Nous demandons qu’on supprime la charge monstrueuse
imposée au fermier, qu’on en mette une partie à la charge de la commune et une
partie à la charge du propriétaire, voilà ce qu’on demande.
A cet égard, si vous n’admettez pas l’uniformité, ce
sera une injustice ; il y aura une foule de procès, parce que les communes
croiront qu’elles ont des droits acquis. Et comment en auraient-elles ?
jamais un chemin vicinal n’a été acquis par l’usage.
Remarquez qu’il ne s’agit pas seulement de l'entretien
des chemins, mais aussi de celui des points.
M. le ministre de l'intérieur et des affaires étrangères (M.
de Theux) – Il ne s’agit pas de grandes
communications.
M.
Desmet – Il est vrai qu’il a été
fait une exception pour les grandes routes.
On dira aussi que les frais d’améliorations sont à la
charge des communes ; mais ces frais sont insignifiants ; la plus
grande charge, ce sont les frais annuels d’entretien.

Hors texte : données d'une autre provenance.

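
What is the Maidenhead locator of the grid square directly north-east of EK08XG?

EK18ah

Longitude subsquare x = 23; +1 → 24, wraps to 0 = a, carry into square.
Longitude square 0; +1 → 1.
Latitude subsquare g = 6; +1 → 7 = h.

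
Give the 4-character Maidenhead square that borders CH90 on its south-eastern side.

DG09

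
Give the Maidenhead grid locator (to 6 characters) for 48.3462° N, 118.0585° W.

DN08xi

Shift to the Maidenhead origin (180°W, 90°S): lon 61.9415, lat 138.3462.
Field: lon ⌊61.9415/20⌋ = 3 → D; lat ⌊138.3462/10⌋ = 13 → N.
Square: lon ⌊1.9415/2⌋ = 0; lat ⌊8.3462/1⌋ = 8.
Subsquare: lon ⌊1.9415/0.0833333⌋ = 23 → x; lat ⌊0.3462/0.0416667⌋ = 8 → i.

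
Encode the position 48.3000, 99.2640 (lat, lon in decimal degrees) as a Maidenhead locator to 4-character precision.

NN98

Offset from 180°W / 90°S: lon 279.26°, lat 138.30°.
Field: lon ⌊279.26/20⌋ = 13 → N; lat ⌊138.30/10⌋ = 13 → N.
Square: lon ⌊19.26/2⌋ = 9; lat ⌊8.30/1⌋ = 8.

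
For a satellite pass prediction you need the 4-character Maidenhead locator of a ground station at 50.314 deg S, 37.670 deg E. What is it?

KD89

Add 180° to longitude and 90° to latitude: 217.67, 39.69.
Field: lon ⌊217.67/20⌋ = 10 → K; lat ⌊39.69/10⌋ = 3 → D.
Square: lon ⌊17.67/2⌋ = 8; lat ⌊9.69/1⌋ = 9.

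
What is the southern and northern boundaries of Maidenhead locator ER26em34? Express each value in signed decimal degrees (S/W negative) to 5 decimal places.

Field E=4, R=17: +4·20° lon, +17·10° lat → SW at lon -100°, lat 80°.
Square 2, 6: +2·2° lon, +6·1° lat → SW at lon -96°, lat 86°.
Subsquare e=4, m=12: +4·0.0833333° lon, +12·0.0416667° lat → SW at lon -95.6667°, lat 86.5°.
Extended square 3, 4: +3·0.00833333° lon, +4·0.00416667° lat → SW at lon -95.6417°, lat 86.5167°.
Cell spans 0.00833333° lon × 0.00416667° lat.
south 86.51667, north 86.52083.

86.51667, 86.52083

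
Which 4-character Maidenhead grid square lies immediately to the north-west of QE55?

Longitude square 5; −1 → 4.
Latitude square 5; +1 → 6.

QE46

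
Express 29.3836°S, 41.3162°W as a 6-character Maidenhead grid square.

Offset from 180°W / 90°S: lon 138.6838°, lat 60.6164°.
Field (20°×10°, letters A–R): 138.6838/20 → 6 → G, 60.6164/10 → 6 → G; chars GG.
Square (2°×1°, digits 0–9): 18.6838/2 → 9, 0.6164/1 → 0; chars 90.
Subsquare (5′×2.5′, letters a–x): 0.6838/0.0833333 → 8 → i, 0.6164/0.0416667 → 14 → o; chars io.

GG90io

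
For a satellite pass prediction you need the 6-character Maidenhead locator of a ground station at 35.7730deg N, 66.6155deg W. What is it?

Shift to the Maidenhead origin (180°W, 90°S): lon 113.3845, lat 125.7730.
Field: 113.3845/20 → 5 → F, 125.7730/10 → 12 → M; chars FM.
Square: 13.3845/2 → 6, 5.7730/1 → 5; chars 65.
Subsquare: 1.3845/0.0833333 → 16 → q, 0.7730/0.0416667 → 18 → s; chars qs.

FM65qs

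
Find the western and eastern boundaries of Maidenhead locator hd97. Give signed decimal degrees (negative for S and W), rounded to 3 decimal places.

-22.000, -20.000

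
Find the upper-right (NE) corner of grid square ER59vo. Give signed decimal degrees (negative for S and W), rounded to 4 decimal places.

Field E=4, R=17: +4·20° lon, +17·10° lat → SW at lon -100°, lat 80°.
Square 5, 9: +5·2° lon, +9·1° lat → SW at lon -90°, lat 89°.
Subsquare v=21, o=14: +21·0.0833333° lon, +14·0.0416667° lat → SW at lon -88.25°, lat 89.5833°.
Cell spans 0.0833333° lon × 0.0416667° lat. NE corner is SW corner plus one full cell.
latitude 89.6250, longitude -88.1667.

89.6250, -88.1667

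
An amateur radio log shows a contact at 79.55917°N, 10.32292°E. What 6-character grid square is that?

Shift to the Maidenhead origin (180°W, 90°S): lon 190.3229, lat 169.5592.
Field: lon ⌊190.3229/20⌋ = 9 → J; lat ⌊169.5592/10⌋ = 16 → Q.
Square: lon ⌊10.3229/2⌋ = 5; lat ⌊9.5592/1⌋ = 9.
Subsquare: lon ⌊0.3229/0.0833333⌋ = 3 → d; lat ⌊0.5592/0.0416667⌋ = 13 → n.

JQ59dn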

J’espère que la chambre admettra la suppression des
mots « ou résultant d’usages locaux. »
M. Liedts – Je me sens très disposé à voter la suppression des mots
« ou résultant d’usages locaux. » Cependant un point de vue sous
lequel la question n’a pas été traitée, c’est la relation entre le droit de
planter les chemins vicinaux et l’obligation de les entretenir. Dans les
Flandres, les riverains ont le droit de planter les chemins vicinaux, en vertu
de règlements qui mettent à leur charge l’entretien de ces chemins. Il me
semble donc utile d’examiner si, en enlevant aux riverains l’entretien des
chemins vicinaux, nous ne devons pas les priver du droit de les planter ;
car s’il fallait leur accorder une indemnité, proportionnée au droit de planter
sur les chemins vicinaux, c’est alors que je craindrais de ruiner les communes
qui devraient payer des indemnités proportionnées à l’étendue des chemins
vicinaux.
Remarquez qu’en fait on n’use pas du droit de planter
sur les chemins vicinaux. La raison en est simple : c’est que si l’on
plantait sur ces chemins, il en résulterait que les frais d’entretien, qui sont
à la charge de riverains, seraient décuplés, du moins dans les terres fortes
des Flandres ; mais du moment que vous mettez l’entretien des chemins
vicinaux à la charge des communes, si vous laissez aux riverains le droit de
planter, il est évident qu’ils en useront, parce que si les frais d’entretien
deviennent par suite quatre ou cinq fois plus élevés, c’est la commune qui les
supportera.
Je voudrais que la section centrale, ou la chambre, si
on ne veut pas un nouveau renvoi à la section centrale, examinât la question.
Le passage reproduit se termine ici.